BACKGROUND: Circadian and sleep disturbances are associated with increased risk of mild cognitive impairment (MCI) and Alzheimer's disease (AD). Wearable activity trackers could provide a new approach in diagnosis and prevention.
OBJECTIVE: To evaluate sleep and circadian rhythm parameters, through wearable activity trackers, in MCI and AD patients as compared to controls, focusing on sex dissimilarities.
METHODS: Based on minute level data from consumer wearable devices, we analyzed actigraphic sleep parameters by applying an electromedical type I registered algorithm, and the corresponding circadian variables in 158 subjects: 86 females and 72 males (42 AD, 28 MCI, and 88 controls). Moreover, we used a confusion-matrix chart method to assess accuracy, precision, sensitivity, and specificity of two decision-tree models based on actigraphic data in predicting disease or health status.
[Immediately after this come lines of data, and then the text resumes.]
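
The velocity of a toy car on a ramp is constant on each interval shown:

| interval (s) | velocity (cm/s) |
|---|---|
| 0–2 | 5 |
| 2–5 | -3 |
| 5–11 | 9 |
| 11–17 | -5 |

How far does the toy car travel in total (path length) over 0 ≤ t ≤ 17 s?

Distance (not displacement) is the total path length: add the absolute areas under v-t.
0–2 s: |5| × 2 = 10 cm
2–5 s: |-3| × 3 = 9 cm
5–11 s: |9| × 6 = 54 cm
11–17 s: |-5| × 6 = 30 cm
Total distance = 103 cm

103 cm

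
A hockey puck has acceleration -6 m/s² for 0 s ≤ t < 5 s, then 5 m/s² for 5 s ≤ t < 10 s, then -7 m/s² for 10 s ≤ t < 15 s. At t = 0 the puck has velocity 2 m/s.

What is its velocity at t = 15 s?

Δv equals the area under the a-t graph; then v = v₀ + Δv.
0–5 s: -6 × 5 = -30 m/s
5–10 s: 5 × 5 = 25 m/s
10–15 s: -7 × 5 = -35 m/s
Δv = -40 m/s, so v(15) = 2 + (-40) = -38 m/s.

-38 m/s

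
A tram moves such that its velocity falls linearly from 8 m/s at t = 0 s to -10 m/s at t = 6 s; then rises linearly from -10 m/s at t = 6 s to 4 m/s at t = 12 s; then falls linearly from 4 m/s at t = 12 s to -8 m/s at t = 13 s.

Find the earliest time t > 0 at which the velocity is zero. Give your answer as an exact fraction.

v changes sign on 0–6 s (from 8 to -10); the graph is linear there, so v = 0 at t = 0 + (-8)·(6 − 0)/(-10 − 8) = 8/3 s.

t = 8/3 s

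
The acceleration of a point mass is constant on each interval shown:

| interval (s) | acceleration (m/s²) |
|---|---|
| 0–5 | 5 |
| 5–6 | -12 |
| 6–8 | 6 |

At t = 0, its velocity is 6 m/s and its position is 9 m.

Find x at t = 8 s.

On each constant-a segment, Δv = aΔt and Δx = v₀Δt + ½aΔt²; chain segment to segment.
0–5 s: v starts 6 m/s; Δx = 6·5 + ½·5·5² = 92.5 m; v ends 31 m/s.
5–6 s: v starts 31 m/s; Δx = 31·1 + ½·-12·1² = 25 m; v ends 19 m/s.
6–8 s: v starts 19 m/s; Δx = 19·2 + ½·6·2² = 50 m; v ends 31 m/s.
x(8) = 9 + Σ Δx = 176.5 m.

176.5 m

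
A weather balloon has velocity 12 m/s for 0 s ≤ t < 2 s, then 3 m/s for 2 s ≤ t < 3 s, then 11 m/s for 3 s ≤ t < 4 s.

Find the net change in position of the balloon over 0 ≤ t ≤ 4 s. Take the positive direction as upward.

Displacement is the signed area under the v-t curve.
0–2 s: 12 × 2 = 24 m
2–3 s: 3 × 1 = 3 m
3–4 s: 11 × 1 = 11 m
Net displacement = 38 m

38 m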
RESULTS: Wake after sleep onset (WASO) was higher (p < 0.001) and sleep efficiency (SE) lower (p = 0.003) in MCI, and Sleep Regularity Index (SRI) was lower in AD patients compared to controls (p = 0.004). SE was lower in male AD compared to female AD (p = 0.038) and SRI lower in male AD compared to male controls (p = 0.008), male MCI (p = 0.047), but also female AD subjects (p = 0.046). Mesor was significantly lower in males in the overall population. Age reduced the dissimilarities for WASO and SE but demonstrated sex differences for amplitude (p = 0.009) in the overall population, controls (p = 0.005), and AD subjects (p = 0.034). The confusion-matrices showed good predictive power of actigraphic data.
CONCLUSION: Actigraphic data could help identify disease or health status. Sex (possibly gender) differences could impact on neurodegeneration and disease trajectory with potential clinical applications.